We were breezing through National Park Highway with the winds of Rainier at our backs,
heading through Ashford, WA on the way to Mt. St. Helens (see: Beauty and the Beast),
when the sight of a 17-foot grazing giraffe (Aspen Zoe) craning over a split-rail fence caught our attention,
causing us to catch a second look.
The open field before us provided a perfect pedestal for oversized sculptures.
The allure of a hidden sculpture garden amid the cedars and firs of the Cascades was galvanizing, and had us hooked.

We felt magnetically drawn to the magical monstrosities, and compelled to turn into the gravel driveway for a closer look, sharing the parking lot with The Angel from Hell.
The gatekeeper was generous, allowing us passage,
and we were free to roam through Recycled Spirits of Iron Sculpture Park for a small donation.
I turned to Leah, pointing to the bird…
“Check it out. Toucan get in for the price of one!” I mused.
“Your jokes are a bit rusty,” she retorted.
“True,” I countered, “but at least I beaked your interest.
We paused at our first fish-out-of-water encounter to admire the mechanical calculus of mashing a gearhead, cogs and sprockets together with a wheel here, and a drain cover there, and accented with a fan blade for a fin, and a saw blade for a snout, wrapped around an exoskeleton of grating.
“How many horseshoes do you think it took to fabricate the skin?” Leah wondered aloud.
We stepped around for a different perspective.
“Why don’t you ask the artist,” volunteered a robust woman wearing a calico print apron and approaching us from the porch.
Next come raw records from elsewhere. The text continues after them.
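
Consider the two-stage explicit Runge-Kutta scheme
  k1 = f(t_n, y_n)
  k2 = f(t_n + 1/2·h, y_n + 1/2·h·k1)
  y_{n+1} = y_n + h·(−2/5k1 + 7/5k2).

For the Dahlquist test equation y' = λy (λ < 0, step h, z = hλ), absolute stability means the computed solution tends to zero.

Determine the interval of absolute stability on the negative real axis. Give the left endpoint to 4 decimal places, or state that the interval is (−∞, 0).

Test eqn y'=λy, z=hλ:
  k1=λy_n ⇒ h·k1=z·y_n;  k2=λ(1+1/2z)y_n ⇒ h·k2=z(1+1/2z)y_n
  y_{n+1}/y_n = 1 − 2/5z + 7/5z(1+1/2z) = 1 + z + 7/10z²
  so R(z) = 1 + z + 7/10z².

Boundary: |R(x)|=1, x<0.
x=-0.52: |R|=0.6693
R=1: x+7/10x²=0 ⇒ x=−10/7=-1.4286; min R=1−1/(4·7/10)=0.6429>−1
Confirm numerically:
  x=-1.394: |R|=0.96627 <1
  x=-1.008: |R|=0.70324 <1
  x=-0.691: |R|=0.64324 <1
  x=-1.804: |R|=1.47409 >1
  x=-1.803: |R|=1.47257 >1
Stable set (-1.4286, 0).

z∈(-1.4286,0).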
Indicating afar with her pointer finger, “That’s my husband on the tractor out there, just about finishing up the front yard cut. He’d be happy to meet-cha by the garage, cuz he loves talking about his art.”
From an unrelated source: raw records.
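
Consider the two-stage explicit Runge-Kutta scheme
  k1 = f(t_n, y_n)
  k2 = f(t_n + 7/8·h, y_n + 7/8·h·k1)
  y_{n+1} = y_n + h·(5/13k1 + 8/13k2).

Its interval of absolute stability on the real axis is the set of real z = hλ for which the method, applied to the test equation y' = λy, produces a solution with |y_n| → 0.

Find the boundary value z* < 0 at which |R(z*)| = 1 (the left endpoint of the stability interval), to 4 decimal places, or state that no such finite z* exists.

Test eqn y'=λy, z=hλ:
  k1=λy_n ⇒ h·k1=z·y_n;  k2=λ(1+7/8z)y_n ⇒ h·k2=z(1+7/8z)y_n
  y_{n+1}/y_n = 1 + 5/13z + 8/13z(1+7/8z) = 1 + z + 7/13z²
  Hence R(z) = 1 + z + 7/13z².

Solve |R(x)|<1 on ℝ⁻.
x=-1.44: |R|=0.6766
R=1: x+7/13x²=0 ⇒ x=−13/7=-1.8571; min R=1−1/(4·7/13)=0.5357>−1
Confirm numerically:
  x=-1.813: |R|=0.95691 <1
  x=-1.648: |R|=0.81441 <1
  x=-1.278: |R|=0.60146 <1
  x=-1.107: |R|=0.55286 <1
  x=-2.048: |R|=1.21047 >1
  x=-2.027: |R|=1.18539 >1
  x=-1.952: |R|=1.09970 >1
Interval (-1.8571, 0).

left endpoint -1.8571.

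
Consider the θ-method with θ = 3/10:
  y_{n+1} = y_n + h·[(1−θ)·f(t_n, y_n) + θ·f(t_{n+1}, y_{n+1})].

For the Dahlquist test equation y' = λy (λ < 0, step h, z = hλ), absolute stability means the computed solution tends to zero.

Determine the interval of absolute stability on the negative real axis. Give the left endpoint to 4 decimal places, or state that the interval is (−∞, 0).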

Dan Klennert was hungry for conversation, and passionate about his process of collecting junk.
He walked us through the nerve center of his creative cocoon, where all things junk were separated according to subject and size, and stacked in stalls that reached to the rafters.
There are scores of “works in progress” scattered throughout the warehouse that originated on the whim and inspiration of a stray piece of driftwood, or the basin of a wheelbarrow, or the rotary cage of a lawnmower.
Dan is a junk whisperer of sorts. As he sifts through new collections of scrap that he regularly inherits from area farmers and ranchers, he gets a “tingle of inspiration” when he comes across something special.
“This here’s gonna be a whale,” Dan claims, showing us the sweep of the bough with the sweep of his hand. “And this eagle I got started on, I’m still waitin’ on the perfect piece that gonna be his wings.”
“I grew up in a small town called Crookston, MN,” he recalls, “and as a kid, I loved to draw. When I was seven, my family moved to Seattle. That’s when I started pulling my red wagon around the neighborhood, and collecting things from junk piles. I wasn’t much of a student then, but Friday was always my favorite day of the week, because Friday was art day at school.”
Dan became a mechanic by age 22 and learned from a foreman “how to glue two pieces of metal with a welder.”
“I found a way to put together the two things I loved most, scrounging and art,” confides Dan.
Leah and I continued our tour of the property, where the playful…
and the whimsical…
intercepted with the spiritual…
the arcane…
and the carnal…

But it’s safe to say that Dan Klennert has found his Eden on earth. His four-acre niche has given him a place to park the variations of a mechanical mind that melds an anchor to a sprinkler to imagine a snail, as he earnestly nudges the nuance of ex-nihilo–creation out of nothing.